2- Davacının fen bilirkişinin 06.09.2013 tarihli raporunda (D) harfi ile gösterilen taşınmaza yönelik temyiz itirazlarına gelince:
Mahkemece, alınan uzman orman bilirkişi raporuna göre, (D) harfi ile gösterilen taşınmazın orman sayılan yerlerden olduğu kabul edilerek davanın reddi ile taşınmazın tespit gibi tesciline karar verilmiş ise de, yapılan keşif ve alınan bilirkişi raporuna göre mahkemenin değerlendirmesi yerinde değildir.

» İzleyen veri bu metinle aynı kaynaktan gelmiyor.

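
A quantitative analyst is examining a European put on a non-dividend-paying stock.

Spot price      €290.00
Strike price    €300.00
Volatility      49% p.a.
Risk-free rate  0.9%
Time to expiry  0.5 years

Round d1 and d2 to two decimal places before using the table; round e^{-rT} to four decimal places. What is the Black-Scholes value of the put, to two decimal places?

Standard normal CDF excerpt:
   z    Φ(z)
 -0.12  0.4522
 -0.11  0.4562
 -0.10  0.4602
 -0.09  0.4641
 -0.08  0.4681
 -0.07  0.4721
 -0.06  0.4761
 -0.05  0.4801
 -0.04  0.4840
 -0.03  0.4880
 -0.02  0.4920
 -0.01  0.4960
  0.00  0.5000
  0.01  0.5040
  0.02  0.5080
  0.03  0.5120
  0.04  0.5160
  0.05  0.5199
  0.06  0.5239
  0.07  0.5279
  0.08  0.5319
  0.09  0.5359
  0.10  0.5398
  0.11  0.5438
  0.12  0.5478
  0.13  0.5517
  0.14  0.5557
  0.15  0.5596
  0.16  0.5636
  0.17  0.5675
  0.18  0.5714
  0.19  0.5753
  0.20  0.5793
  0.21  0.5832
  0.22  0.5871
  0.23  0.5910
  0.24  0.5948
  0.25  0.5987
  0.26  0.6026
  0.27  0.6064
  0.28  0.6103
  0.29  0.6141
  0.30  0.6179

σ√T = 0.49·√0.5 = 0.3465
d₁ = [ln(290/300) + (0.009 + 0.49²/2)·0.5] / 0.3465 = [-0.0339 + 0.0645] / 0.3465 = 0.0884 which rounds to 0.09
d₂ = d₁ − σ√T = 0.0884 − 0.3465 = -0.2581 which rounds to -0.26
exp(−rT) = exp(−0.009·0.5) = 0.9955
N(−d₂) = N(0.26) = 0.6026;  N(−d₁) = N(-0.09) = 0.4641
P = 300·0.9955·0.6026 − 290·0.4641 = 179.9665 − 134.5890 = 45.3775

€45.38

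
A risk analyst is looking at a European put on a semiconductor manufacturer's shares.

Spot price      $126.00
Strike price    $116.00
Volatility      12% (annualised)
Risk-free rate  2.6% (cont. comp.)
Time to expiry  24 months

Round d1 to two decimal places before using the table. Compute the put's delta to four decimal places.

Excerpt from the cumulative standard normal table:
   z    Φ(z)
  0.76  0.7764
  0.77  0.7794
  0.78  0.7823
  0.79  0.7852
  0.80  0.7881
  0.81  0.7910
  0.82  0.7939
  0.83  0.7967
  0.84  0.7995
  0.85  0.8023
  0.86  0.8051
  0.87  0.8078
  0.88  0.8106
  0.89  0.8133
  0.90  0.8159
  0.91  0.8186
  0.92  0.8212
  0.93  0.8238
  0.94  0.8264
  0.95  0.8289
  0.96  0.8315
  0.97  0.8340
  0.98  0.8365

-0.1894

σ√T = 0.12·√2 = 0.1697
d₁ = [ln(126/116) + (0.026 + 0.12²/2)·2] / 0.1697 = [0.0827 + 0.0664] / 0.1697 = 0.8785 → 0.88
N(d₁) = N(0.88) = 0.8106
Δ_put = N(d₁) − 1 = 0.8106 − 1 = -0.1894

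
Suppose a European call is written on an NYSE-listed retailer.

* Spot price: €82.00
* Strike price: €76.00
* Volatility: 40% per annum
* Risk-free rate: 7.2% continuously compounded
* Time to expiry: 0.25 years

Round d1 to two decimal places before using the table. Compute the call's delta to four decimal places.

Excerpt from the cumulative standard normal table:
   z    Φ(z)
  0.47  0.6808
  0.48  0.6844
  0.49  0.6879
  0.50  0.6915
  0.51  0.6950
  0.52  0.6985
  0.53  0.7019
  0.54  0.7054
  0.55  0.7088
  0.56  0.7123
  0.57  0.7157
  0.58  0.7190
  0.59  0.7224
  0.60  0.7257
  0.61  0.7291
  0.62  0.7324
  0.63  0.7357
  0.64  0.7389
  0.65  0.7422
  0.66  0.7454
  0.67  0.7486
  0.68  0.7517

0.7157

T = 0.25;  σ√T = 0.2000
d₁ = [ln(82/76) + (0.072 + ½·0.4²)·0.25] / (σ√T) = (0.0760 + 0.0380) / 0.2000 = 0.5699 ⇒ 0.57
N(d₁) = N(0.57) = 0.7157
Δ_call = N(d₁) = 0.7157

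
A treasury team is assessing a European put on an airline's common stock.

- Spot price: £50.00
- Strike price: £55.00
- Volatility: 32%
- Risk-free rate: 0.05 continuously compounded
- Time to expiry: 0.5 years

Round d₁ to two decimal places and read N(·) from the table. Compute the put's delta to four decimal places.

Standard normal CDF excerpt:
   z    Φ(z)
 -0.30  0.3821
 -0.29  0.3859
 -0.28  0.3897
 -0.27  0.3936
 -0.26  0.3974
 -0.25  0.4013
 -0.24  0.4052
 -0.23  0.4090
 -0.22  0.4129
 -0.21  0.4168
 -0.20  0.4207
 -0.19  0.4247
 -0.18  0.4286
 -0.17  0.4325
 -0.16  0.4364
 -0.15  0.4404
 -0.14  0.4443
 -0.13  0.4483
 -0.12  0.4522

σ√T = 0.32 × 0.7071 = 0.2263
ln(S/K) + (r + σ²/2)T = ln(50/55) + (0.05 + 0.32²/2)·0.5 = -0.0953 + 0.0506 = -0.0447
d₁ = -0.0447 / 0.2263 = -0.1976 ≈ -0.20
N(d₁) = N(-0.20) = 0.4207
Δ_put = N(d₁) − 1 = 0.4207 − 1 = -0.5793

-0.5793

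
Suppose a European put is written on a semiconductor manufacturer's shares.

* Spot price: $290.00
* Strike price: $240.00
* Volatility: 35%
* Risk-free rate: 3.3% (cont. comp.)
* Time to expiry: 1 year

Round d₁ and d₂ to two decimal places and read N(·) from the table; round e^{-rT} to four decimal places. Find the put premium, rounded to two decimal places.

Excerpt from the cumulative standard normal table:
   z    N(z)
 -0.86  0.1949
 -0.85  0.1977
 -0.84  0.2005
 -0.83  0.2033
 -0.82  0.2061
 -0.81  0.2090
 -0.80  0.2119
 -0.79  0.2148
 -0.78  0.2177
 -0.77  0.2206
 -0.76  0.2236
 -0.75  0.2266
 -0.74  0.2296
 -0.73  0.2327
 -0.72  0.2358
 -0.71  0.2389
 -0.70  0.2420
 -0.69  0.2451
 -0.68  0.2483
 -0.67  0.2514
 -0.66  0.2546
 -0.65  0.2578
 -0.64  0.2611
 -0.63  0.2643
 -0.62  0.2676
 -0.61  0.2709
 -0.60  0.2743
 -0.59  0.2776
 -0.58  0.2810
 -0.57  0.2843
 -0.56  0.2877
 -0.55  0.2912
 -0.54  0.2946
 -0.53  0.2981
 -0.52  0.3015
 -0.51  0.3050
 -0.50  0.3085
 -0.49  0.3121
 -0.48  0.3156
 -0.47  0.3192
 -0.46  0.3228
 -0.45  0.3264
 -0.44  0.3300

$14.34

T = 1;  σ√T = 0.3500
d₁ = [ln(290/240) + (0.033 + 0.35²/2)·1] / 0.3500 = [0.1892 + 0.0943] / 0.3500 = 0.8100 which rounds to 0.81
d₂ = d₁ − σ√T = 0.8100 − 0.3500 = 0.4600 which rounds to 0.46
exp(−rT) = exp(−0.033·1) = 0.9675
N(−d₂) = N(-0.46) = 0.3228;  N(−d₁) = N(-0.81) = 0.2090
P = 240·0.9675·0.3228 − 290·0.2090 = 74.9542 − 60.6100 = 14.3442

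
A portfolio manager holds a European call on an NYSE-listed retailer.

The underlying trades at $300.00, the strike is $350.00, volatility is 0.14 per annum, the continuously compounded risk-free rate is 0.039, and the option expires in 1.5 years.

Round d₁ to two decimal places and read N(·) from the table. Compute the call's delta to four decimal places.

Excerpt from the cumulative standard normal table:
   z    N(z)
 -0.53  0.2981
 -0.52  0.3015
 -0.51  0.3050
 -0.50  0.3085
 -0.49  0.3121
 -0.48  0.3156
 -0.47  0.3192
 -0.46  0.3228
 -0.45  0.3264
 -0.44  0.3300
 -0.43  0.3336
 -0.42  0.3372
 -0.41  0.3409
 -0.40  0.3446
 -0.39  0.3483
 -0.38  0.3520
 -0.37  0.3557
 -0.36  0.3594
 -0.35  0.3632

0.3192

T = 1.5;  σ√T = 0.1715
d₁ = [ln(300/350) + (0.039 + ½·0.14²)·1.5] / (σ√T) = (-0.1542 + 0.0732) / 0.1715 = -0.4721 ≈ -0.47
N(d₁) = N(-0.47) = 0.3192
Δ_call = N(d₁) = 0.3192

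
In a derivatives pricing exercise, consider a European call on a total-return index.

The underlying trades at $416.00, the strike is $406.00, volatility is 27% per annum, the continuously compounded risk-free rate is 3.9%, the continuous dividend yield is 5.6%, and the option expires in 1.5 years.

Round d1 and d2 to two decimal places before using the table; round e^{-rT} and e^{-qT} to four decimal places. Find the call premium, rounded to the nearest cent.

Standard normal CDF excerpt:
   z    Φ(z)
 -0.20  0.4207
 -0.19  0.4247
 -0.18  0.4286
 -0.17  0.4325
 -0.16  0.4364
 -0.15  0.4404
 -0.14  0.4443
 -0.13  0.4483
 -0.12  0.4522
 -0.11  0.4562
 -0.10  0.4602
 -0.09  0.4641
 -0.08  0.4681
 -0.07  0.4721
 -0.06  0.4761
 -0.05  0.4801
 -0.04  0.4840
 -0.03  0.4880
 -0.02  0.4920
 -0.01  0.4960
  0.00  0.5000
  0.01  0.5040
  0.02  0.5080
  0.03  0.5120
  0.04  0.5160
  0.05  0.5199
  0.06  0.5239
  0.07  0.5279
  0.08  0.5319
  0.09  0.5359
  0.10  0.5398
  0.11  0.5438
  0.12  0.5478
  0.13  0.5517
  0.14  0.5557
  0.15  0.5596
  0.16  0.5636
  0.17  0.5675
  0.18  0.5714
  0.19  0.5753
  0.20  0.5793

$49.94

σ√T = 0.27 × 1.2247 = 0.3307
d₁ = [ln(416/406) + (0.039 − 0.056 + 0.27²/2)·1.5] / 0.3307 = [0.0243 + 0.0292] / 0.3307 = 0.1618 → 0.16
d₂ = d₁ − σ√T = 0.1618 − 0.3307 = -0.1689 → -0.17
exp(−qT) = exp(−0.056·1.5) = 0.9194;  exp(−rT) = exp(−0.039·1.5) = 0.9432
C = 416·0.9194·N(0.16) − 406·0.9432·N(-0.17) = 416·0.9194·0.5636 − 406·0.9432·0.4325 = 215.5603 − 165.6212 = 49.9391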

Hükme esas alınan orman bilirkişisinin 06.09.2013 tarihli raporu ile Dairemizin 08.12.2014 tarihli iade kararı sonrasında düzenlediği 06.03.2015 havale tarihli raporuna göre dava konusu (D) harfi ile gösterilen taşınmaz orman sayılan yerlerden olduğu, rapora ekli 1952 ve 1989 tarihli hava fotoğraflarında taşınmaz üzerinde kısmen 1 kısmen 2 kapalılıkta ibreli ağaçların bulunduğu, 1956 tarihli memleket haritasında ibreli ağaç rumuzlu yeşil alanda kaldığı rapor edilmiş ise de rapor ekinde yer alan memleket haritası ve hava fotoğrafında taşınmazın bir kısmının açık alanda kaldığı, çekişmeli taşınmaza komşu 103 ada 3 parsel sayılı taşınmazın tarla, 103 ada 4 parsel sayılı taşınmazın ahşap ev ve samanlık ve tarla, 103 ada 5 parsel sayılı taşınmazın iki katlı ahşap ev ve tarla vasfıyla dava dışı şahıslar adına yapılan tespitlerinin itirazsız kesinleştiği anlaşılmaktadır. Bu haliyle çekişmeli taşınmaz tarım arazileri ile birleşmiş olup; çekişmeli taşınmazın orman sayılan yerlerden olup, olmadığının bu olgular da dikkate alınarak yeniden değerlendirilmesi ve sonuca göre karar verilmesi gerekmektedir.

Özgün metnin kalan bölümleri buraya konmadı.